Elle courut vers le parapet ceignant la fosse aux ours. Les séquoias se dressaient, majestueux : arborescence obscure dans un décor de ténèbres. Le vent agitait les branches des conifères, projetant des myriades d’aiguilles dans le vaste enclos boueux, scindé par le ruisseau déchaîné, en crue, qui inondait les berges. Le tonnerre retentit, suivi la seconde suivante d’un éclair qui illumina les lieux d’un flash aveuglant, presque fantastique. Dévorée par le chagrin, Clotilde longea le muret dans un sens, jusqu’à la tanière des loups, puis dans l’autre, aux abords de la serre australienne en travaux. Il n’y avait personne. De leur côté, Yumi et Bérengère avaient fouillé l’aire de jeux, les environs du restaurant fermé par un rideau métallique, les sanitaires. Elles se rejoignirent sous le dôme. Bredouilles.
— Elle devrait être ici ! s’écria Clotilde.
Gagnée par une panique grandissante, elle se mit à tourner en rond.
— On se sépare, proposa-t-elle soudain.
Yumi grimaça, saisie d’un mauvais pressentiment.
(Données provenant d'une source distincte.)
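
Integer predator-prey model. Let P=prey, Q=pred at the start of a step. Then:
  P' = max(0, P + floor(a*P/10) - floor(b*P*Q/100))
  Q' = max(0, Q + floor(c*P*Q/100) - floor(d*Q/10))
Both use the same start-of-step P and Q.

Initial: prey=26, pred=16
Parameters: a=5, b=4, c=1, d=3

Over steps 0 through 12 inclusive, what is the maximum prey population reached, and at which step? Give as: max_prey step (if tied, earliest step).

Step 1: prey: 26+13-16=23; pred: 16+4-4=16
Step 2: prey: 23+11-14=20; pred: 16+3-4=15
Step 3: prey: 20+10-12=18; pred: 15+3-4=14
Step 4: prey: 18+9-10=17; pred: 14+2-4=12
Step 5: prey: 17+8-8=17; pred: 12+2-3=11
Step 6: prey: 17+8-7=18; pred: 11+1-3=9
Step 7: prey: 18+9-6=21; pred: 9+1-2=8
Step 8: prey: 21+10-6=25; pred: 8+1-2=7
Step 9: prey: 25+12-7=30; pred: 7+1-2=6
Step 10: prey: 30+15-7=38; pred: 6+1-1=6
Step 11: prey: 38+19-9=48; pred: 6+2-1=7
Step 12: prey: 48+24-13=59; pred: 7+3-2=8
Max prey = 59 at step 12

Answer: 59 12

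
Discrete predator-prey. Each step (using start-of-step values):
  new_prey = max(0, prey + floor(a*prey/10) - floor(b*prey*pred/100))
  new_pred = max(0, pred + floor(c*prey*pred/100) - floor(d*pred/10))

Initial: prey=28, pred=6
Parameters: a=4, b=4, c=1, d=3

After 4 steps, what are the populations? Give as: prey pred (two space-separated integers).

Step 1: prey: 28+11-6=33; pred: 6+1-1=6
Step 2: prey: 33+13-7=39; pred: 6+1-1=6
Step 3: prey: 39+15-9=45; pred: 6+2-1=7
Step 4: prey: 45+18-12=51; pred: 7+3-2=8

Answer: 51 8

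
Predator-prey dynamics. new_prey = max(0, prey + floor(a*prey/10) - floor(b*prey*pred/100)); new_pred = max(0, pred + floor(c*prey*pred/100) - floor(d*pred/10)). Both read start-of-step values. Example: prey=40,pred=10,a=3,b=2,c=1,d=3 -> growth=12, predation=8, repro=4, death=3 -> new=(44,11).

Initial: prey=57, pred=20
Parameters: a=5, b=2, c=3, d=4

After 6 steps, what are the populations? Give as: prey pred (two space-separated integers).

Step 1: prey: 57+28-22=63; pred: 20+34-8=46
Step 2: prey: 63+31-57=37; pred: 46+86-18=114
Step 3: prey: 37+18-84=0; pred: 114+126-45=195
Step 4: prey: 0+0-0=0; pred: 195+0-78=117
Step 5: prey: 0+0-0=0; pred: 117+0-46=71
Step 6: prey: 0+0-0=0; pred: 71+0-28=43

Answer: 0 43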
C’était une erreur classique de débutant. La connerie à ne surtout pas faire dans toute histoire d’horreur qui se respecte. Rester ensemble. Toujours. Quoi qu’il arrive. Ne jamais se séparer.
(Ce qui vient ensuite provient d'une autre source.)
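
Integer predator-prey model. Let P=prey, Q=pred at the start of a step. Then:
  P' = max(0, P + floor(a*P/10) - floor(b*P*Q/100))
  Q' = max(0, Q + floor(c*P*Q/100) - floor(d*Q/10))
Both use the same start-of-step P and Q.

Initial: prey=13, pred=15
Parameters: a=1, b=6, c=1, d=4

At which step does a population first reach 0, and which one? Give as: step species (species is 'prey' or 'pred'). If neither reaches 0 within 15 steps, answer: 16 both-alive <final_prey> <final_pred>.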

— On devrait rester toutes les trois.
— On couvrira une plus grande surface si l’on se sépare, objecta Clotilde.
Yumi peinait à masquer sa réticence. Bérengère, taciturne, la fixait d’un air étrange, comme si elle attendait son approbation.
— Entendu, concéda Yumi, refusant de faner les espoirs de la maman affligée.
Cette dernière trépignait, au bord de l’implosion.
— OK. Bérengère, tu vas inspecter les infrastructures, tout ce coin-là. Yumi, toi… tu vas voir du côté des bâtiments des félins. Il y a peut-être encore des soigneurs. Moi, je m’occupe de la tanière de l’ours qui hiberne. Nina est forcément dans les parages ! Sinon pourquoi avoir entouré cette fosse au marqueur ? Je vais couper par la serre en travaux pour aller plus vite. Impossible qu’on ne croise pas quelqu’un. Rendez-vous dans quinze minutes ici.
Yumi, perplexe, nota l’heure sur sa montre. Elle acquiesça, imitée par Bérengère.
L’orage gronda, et elles partirent chacune de son côté.